Cette réussite donne un élan nouveau à la stratégie de Trump : « il me reste maintenant à convaincre la Chine », précisait-il. L’objectif affiché est clair : couper la Russie de ses ressources en devises et l’asphyxier financièrement.
Un partenariat sous surveillance
Derrière les sourires affichés à Washington, les observateurs notent que l’Inde laissera sans doute s’écouler une période de transition. Les précédents accords russo-Indiens, renforcés depuis 2022 à travers neuf protocoles bilatéraux portant sur l’énergie, la défense et la recherche, ne pourront être démantelés du jour au lendemain.
Les États-Unis dénoncent en outre la revente de pétrole russe sur le marché libre par des traders indiens, qui aurait gonflé les revenus de Moscou malgré les sanctions. Cette pratique devrait aussi s’interrompre après l’accord obtenu le 15 octobre.

Conséquences immédiates : marché et diplomatie
La réaction ne s’est pas fait attendre : la roupie indienne s’est fortement appréciée sur le marché des devises, saluant à la fois l’annonce américaine et l’intervention massive de la banque centrale indienne pour soutenir la monnaie nationale face au dollar. Les analystes y voient une volonté de l’Inde de maintenir son attractivité pour les investissements américains.

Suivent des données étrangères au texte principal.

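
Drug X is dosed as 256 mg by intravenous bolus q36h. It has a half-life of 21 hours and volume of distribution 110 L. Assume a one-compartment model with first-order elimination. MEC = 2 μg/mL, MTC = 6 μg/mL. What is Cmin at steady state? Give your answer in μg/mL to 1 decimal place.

τ/t½ = 36/21 ≈ 1.7143, so fraction remaining f = (1/2)^(36/21) ≈ 0.3048.
Single-dose peak C₀ = D/Vd = 256/110 ≈ 2.327 μg/mL.
Steady-state trough Cmin,ss = C₀·f/(1−f) ≈ 2.327 × 0.3048/0.6952 ≈ 1.020 μg/mL.
Trough 1.0 μg/mL vs MEC 2 μg/mL: subtherapeutic.

1.0 μg/mL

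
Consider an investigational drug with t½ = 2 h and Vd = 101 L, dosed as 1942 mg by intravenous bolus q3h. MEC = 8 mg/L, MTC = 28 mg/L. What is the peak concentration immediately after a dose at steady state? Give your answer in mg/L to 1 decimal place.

29.7 mg/L

τ/t½ = 3/2 ≈ 1.5, so fraction remaining f = (1/2)^(3/2) ≈ 0.3536.
Accumulation ratio R = 1/(1 − f) ≈ 1/0.6464 ≈ 1.5470.
Single-dose peak C₀ = D/Vd = 1942/101 ≈ 19.228 mg/L.
Steady-state peak Cmax,ss = C₀·R ≈ 19.228 × 1.5470 ≈ 29.746 mg/L.
Peak 29.7 mg/L vs MTC 28 mg/L: exceeds toxic threshold.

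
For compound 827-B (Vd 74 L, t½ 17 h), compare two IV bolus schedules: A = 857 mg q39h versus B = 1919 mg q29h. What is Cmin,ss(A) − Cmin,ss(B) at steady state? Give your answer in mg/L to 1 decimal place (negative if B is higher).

Regimen A: f = (1/2)^(39/17) ≈ 0.2039; Cmin,ss = (857/74)·f/(1−f) ≈ 2.966 mg/L.
Regimen B: f = (1/2)^(29/17) ≈ 0.3065; Cmin,ss = (1919/74)·f/(1−f) ≈ 11.461 mg/L.
Difference ≈ 2.966 − 11.461 ≈ -8.495 mg/L.

-8.5 mg/L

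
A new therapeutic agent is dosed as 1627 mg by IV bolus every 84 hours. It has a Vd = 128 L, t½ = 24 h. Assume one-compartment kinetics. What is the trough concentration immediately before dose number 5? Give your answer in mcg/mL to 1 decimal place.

1.2 mcg/mL

f = (1/2)^(τ/t½) = (1/2)^(84/24) ≈ 0.0884.
C₀ = D/Vd = 1627/128 ≈ 12.711 mcg/mL.
Before the 5th dose, 4 doses have been given. Superposition: Cmin = C₀·(f + f² + … + f^4).
≈ 12.711 × (0.0884 + 0.0078 + 0.0007 + 0.0001) ≈ 12.711 × 0.0970 ≈ 1.233 mcg/mL.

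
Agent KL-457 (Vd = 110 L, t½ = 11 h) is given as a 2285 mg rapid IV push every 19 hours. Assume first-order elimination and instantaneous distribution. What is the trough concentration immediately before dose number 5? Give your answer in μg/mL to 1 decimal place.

f = (1/2)^(τ/t½) = (1/2)^(19/11) ≈ 0.3020.
C₀ = D/Vd = 2285/110 ≈ 20.773 μg/mL.
Before the 5th dose, 4 doses have been given. Superposition: Cmin = C₀·(f + f² + … + f^4).
≈ 20.773 × (0.3020 + 0.0912 + 0.0275 + 0.0083) ≈ 20.773 × 0.4290 ≈ 8.912 μg/mL.

8.9 μg/mL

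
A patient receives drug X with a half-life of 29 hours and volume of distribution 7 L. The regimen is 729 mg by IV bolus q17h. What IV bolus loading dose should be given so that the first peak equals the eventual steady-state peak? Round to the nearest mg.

f = (1/2)^(17/29) ≈ 0.666092; accumulation ratio R = 1/(1−f) ≈ 2.99484.
Loading dose to hit Cmax,ss on first dose: D_load = D_maint·R ≈ 729 × 2.99484 ≈ 2183.24 mg.

2183 mg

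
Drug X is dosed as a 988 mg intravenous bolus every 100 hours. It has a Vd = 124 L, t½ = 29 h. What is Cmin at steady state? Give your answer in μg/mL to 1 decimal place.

τ/t½ = 100/29 ≈ 3.4483, so fraction remaining f = (1/2)^(100/29) ≈ 0.0916.
Single-dose peak C₀ = D/Vd = 988/124 ≈ 7.968 μg/mL.
Steady-state trough Cmin,ss = C₀·f/(1−f) ≈ 7.968 × 0.0916/0.9084 ≈ 0.803 μg/mL.

0.8 μg/mL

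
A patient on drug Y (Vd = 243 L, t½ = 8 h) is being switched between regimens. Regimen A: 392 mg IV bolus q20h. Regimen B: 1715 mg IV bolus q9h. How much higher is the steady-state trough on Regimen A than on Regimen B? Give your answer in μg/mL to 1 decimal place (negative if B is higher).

-5.6 μg/mL

Regimen A: f = (1/2)^(20/8) ≈ 0.1768; Cmin,ss = (392/243)·f/(1−f) ≈ 0.346 μg/mL.
Regimen B: f = (1/2)^(9/8) ≈ 0.4585; Cmin,ss = (1715/243)·f/(1−f) ≈ 5.976 μg/mL.
Difference ≈ 0.346 − 5.976 ≈ -5.630 μg/mL.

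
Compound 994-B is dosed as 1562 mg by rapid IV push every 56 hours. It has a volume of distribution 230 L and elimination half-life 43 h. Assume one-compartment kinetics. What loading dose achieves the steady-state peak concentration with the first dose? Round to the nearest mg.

2627 mg

f = (1/2)^(56/43) ≈ 0.405472; accumulation ratio R = 1/(1−f) ≈ 1.68201.
Loading dose to hit Cmax,ss on first dose: D_load = D_maint·R ≈ 1562 × 1.68201 ≈ 2627.30 mg.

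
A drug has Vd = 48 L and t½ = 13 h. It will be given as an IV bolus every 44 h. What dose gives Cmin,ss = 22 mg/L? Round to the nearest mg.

9973 mg

τ/t½ = 44/13 ≈ 3.3846, so f = (1/2)^(44/13) ≈ 0.095748.
Cmin,ss = (D/Vd)·f/(1−f), so D = Cmin,ss·Vd·(1−f)/f.
D = 22 × 48 × (1−f)/f ≈ 22 × 48 × 9.44408 ≈ 9972.95 mg.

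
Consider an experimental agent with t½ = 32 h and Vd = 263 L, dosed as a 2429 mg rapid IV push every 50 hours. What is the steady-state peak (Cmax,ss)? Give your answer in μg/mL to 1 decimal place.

Over one 50-h interval, 50/32 ≈ 1.5625 half-lives elapse, leaving f ≈ 0.3386 of each dose.
Accumulation ratio R = 1/(1 − f) ≈ 1/0.6614 ≈ 1.5119.
Single-dose peak C₀ = D/Vd = 2429/263 ≈ 9.236 μg/mL.
Cmax,ss = C₀/(1 − f) ≈ 9.236/0.6614 ≈ 13.964 μg/mL.

14.0 μg/mL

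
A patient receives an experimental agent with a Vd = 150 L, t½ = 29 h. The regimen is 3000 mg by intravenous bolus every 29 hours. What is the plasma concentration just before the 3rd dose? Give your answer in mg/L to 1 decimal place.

15.0 mg/L

f = (1/2)^(τ/t½) = (1/2)^(29/29) ≈ 0.5000.
C₀ = D/Vd = 3000/150 ≈ 20.000 mg/L.
Before the 3rd dose, 2 doses have been given. Superposition: Cmin = C₀·(f + f²).
≈ 20.000 × (0.5000 + 0.2500) ≈ 20.000 × 0.7500 ≈ 15.000 mg/L.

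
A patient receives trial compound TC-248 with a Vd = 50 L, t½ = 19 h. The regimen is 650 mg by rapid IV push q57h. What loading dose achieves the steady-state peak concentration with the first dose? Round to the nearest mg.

f = (1/2)^(57/19) ≈ 0.125000; accumulation ratio R = 1/(1−f) ≈ 1.14286.
Loading dose to hit Cmax,ss on first dose: D_load = D_maint·R ≈ 650 × 1.14286 ≈ 742.86 mg.

743 mg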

Mais l’arrêt des achats de brut russe devrait aussi peser sur le coût de l’énergie en Inde, qui bénéficiait de rabais importants avec Moscou. Cette contrainte pourrait rouvrir le débat sur la diversification énergétique et accélérer la transition vers d’autres fournisseurs, dont les États-Unis et le Moyen-Orient.
Chute
En obtenant cet engagement, l’administration Trump remporte une victoire majeure de politique étrangère : elle isole un peu plus Moscou sur la scène internationale, teste la fiabilité de ses alliés en Asie, et repositionne l’Inde à la croisée des intérêts américains et russes. Reste à savoir si l’accord sera scrupuleusement respecté ou s’il cache des ajustements en coulisses, sous le regard vigilant des marchés et des chancelleries.